Por eso resulta apasionante estudiar despacio, mirando sin prisas, el papel que juega la mujer en todo este trajín semanasantero y sevillano. Siempre en segundo plano, en la sombra, desde que soporta las ausencias y afanes procesioniles del consorte hasta el planchado de la túnica, las torrijas y el bacalao con tomate para el marido y los hijos o los invitados, la aguja de coser y de bordar y demás etcéteras. Ser mujer de un capillita es una desgracia como otra cualquiera. Pero junto a los trescientos sesenta y cuatro días de purgatorio a que la condena su marido, hay uno de gloria: ese Jueves Santo en el que se pone guapísima de peluquería, de negro, con teja y mantilla, y del brazo de su legítimo se va por la mañana a El Salvador y a la Magdalena, se toma el aperitivo en la Alicantina, el Giralda o el Rinconcillo, almuerza en familia y luego se viste, o mejor la ayudan a vestirse las hijas o la hermana o las vecinas o la madre (en Sevilla, a los Cristos, a las Vírgenes y a las mujeres se les ayuda siempre a vestirse), y sale a la calle con su marido a ver pasar a sus nietos vestidos de nazarenos, y a los hijos de costaleros, y encima, balanceándose a la luz de las velas enrizás, ve pasar a su Virgen y a su Jesús que, gracias a los afanes de su marido, y a los suyos propios en la parte que le toca, llenan la calle con más poderío y más hermosos que los chorros del oro.
Es curioso lo de la mujer, y lo de las Vírgenes, y lo de Sevilla. En realidad, todo este tinglado idólatra que es aquí la Semana Santa se resume en una especie de gigantesco Día de la Madre, donde en el fondo a los sevillanos les importa un pito que Jesús sea Hijo de Dios o del Sursum Corda.
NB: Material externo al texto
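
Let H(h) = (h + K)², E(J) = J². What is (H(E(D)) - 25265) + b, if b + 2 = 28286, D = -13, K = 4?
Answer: 32948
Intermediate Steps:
b = 28284 (b = -2 + 28286 = 28284)
H(h) = (4 + h)² (H(h) = (h + 4)² = (4 + h)²)
(H(E(D)) - 25265) + b = ((4 + (-13)²)² - 25265) + 28284 = ((4 + 169)² - 25265) + 28284 = (173² - 25265) + 28284 = (29929 - 25265) + 28284 = 4664 + 28284 = 32948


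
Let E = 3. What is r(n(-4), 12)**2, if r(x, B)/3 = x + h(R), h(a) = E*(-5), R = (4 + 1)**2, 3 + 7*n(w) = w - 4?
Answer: 121104/49 ≈ 2471.5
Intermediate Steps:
n(w) = -1 + w/7 (n(w) = -3/7 + (w - 4)/7 = -3/7 + (-4 + w)/7 = -3/7 + (-4/7 + w/7) = -1 + w/7)
R = 25 (R = 5**2 = 25)
h(a) = -15 (h(a) = 3*(-5) = -15)
r(x, B) = -45 + 3*x (r(x, B) = 3*(x - 15) = 3*(-15 + x) = -45 + 3*x)
r(n(-4), 12)**2 = (-45 + 3*(-1 + (1/7)*(-4)))**2 = (-45 + 3*(-1 - 4/7))**2 = (-45 + 3*(-11/7))**2 = (-45 - 33/7)**2 = (-348/7)**2 = 121104/49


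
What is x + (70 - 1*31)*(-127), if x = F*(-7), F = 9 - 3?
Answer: -4995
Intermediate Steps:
F = 6
x = -42 (x = 6*(-7) = -42)
x + (70 - 1*31)*(-127) = -42 + (70 - 1*31)*(-127) = -42 + (70 - 31)*(-127) = -42 + 39*(-127) = -42 - 4953 = -4995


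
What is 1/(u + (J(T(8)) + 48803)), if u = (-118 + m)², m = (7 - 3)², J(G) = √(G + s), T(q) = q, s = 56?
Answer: 1/59215 ≈ 1.6888e-5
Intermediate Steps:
J(G) = √(56 + G) (J(G) = √(G + 56) = √(56 + G))
m = 16 (m = 4² = 16)
u = 10404 (u = (-118 + 16)² = (-102)² = 10404)
1/(u + (J(T(8)) + 48803)) = 1/(10404 + (√(56 + 8) + 48803)) = 1/(10404 + (√64 + 48803)) = 1/(10404 + (8 + 48803)) = 1/(10404 + 48811) = 1/59215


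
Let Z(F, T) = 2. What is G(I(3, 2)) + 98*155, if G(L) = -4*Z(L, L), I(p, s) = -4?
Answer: 15182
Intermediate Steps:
G(L) = -8 (G(L) = -4*2 = -8)
G(I(3, 2)) + 98*155 = -8 + 98*155 = -8 + 15190 = 15182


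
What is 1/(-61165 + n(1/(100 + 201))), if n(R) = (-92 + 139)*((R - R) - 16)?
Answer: -1/61917 ≈ -1.6151e-5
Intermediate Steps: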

Lo que de verdad cuenta para ellos es que se trata del hijo de la Mujer, la Madre que va detrás, con lágrimas en la cara, siguiéndolo camino del calvario, y sin cuya presencia y participación el mismísimo Gran Poder seria un don nadie, un desgraciao; un Juan Lanas. La relación del sevillano con su madre es tan especial que en realidad toda Sevilla no es sino un inmenso matriarcado encubierto. Aquí las mujeres valen mucho más que los hombres. Eso ocurre en todas partes, pero en Sevilla, cuando el aire huele a azahar y a Semana Santa, esa verdad te salta a la cara al volver cada esquina, al escuchar una conversación, al mirar a la gente desde la mesa de una terraza. Ignoro si el fenómeno se debe a una cuestión de educación, de dependencia, de madres que malogran a sus hijos, o de lo que sea. Lo cierto es que en Sevilla los hombres son los que ostentan el protagonismo oficial -apenas ahora, se empieza a admitir de mala gana a las mujeres en algunas cofradías- y las mujeres se quedan en segundo plano, en la sombra; y sin embargo es en torno a ellas donde gira todo el espíritu de estos días singulares. Sevilla es una de las pocas ciudades del mundo donde todavía coexiste, en la mujer de la última década del siglo XX, la mujer del siglo XIX con todo su denso y hermoso atavismo. Mujeres silenciosas y fuertes, siempre superiores a los hombres que paren o con quienes se desposan. Sevilla es la ciudad de las mujeres con mucha casta y de los hombres que buscan a su madre. Detalle importante: cada vez se ven más sevillanas jóvenes con teja y mantilla en estas fechas.
Sólo en Sevilla, entre la gente que se agolpa en las calles estrechas y las esquinas, es posible oír a dos hombres como dos castillos, dos capillitas vestidos con su terno azul, de punta en blanco, comentando con toda seriedad la manera con que la Virgen lleva esa noche la blonda, los aderezos, los pendientes o la disposición de las puntillas y encajes. Y cuando, ya con las claras del día, en la esquina de Relator y Parra, ves venir de lejos a la Macarena a un tiempo espléndida y sombría, con la candelería apagada y los cirios cubiertos por las formas caprichosas que ha ido tomando la cera al derretirse, ojerosa y apesadumbrada bajo la luz cruda de la mañana tras doce horas de recorrer las calles, es posible oír también a un sevillano cualquiera, un hombre hecho y derecho, murmurar, mirándola absorto, un «viene cansá» que suena quebrado, como un sollozo. En realidad, Sevilla es la ciudad de los niños perdidos.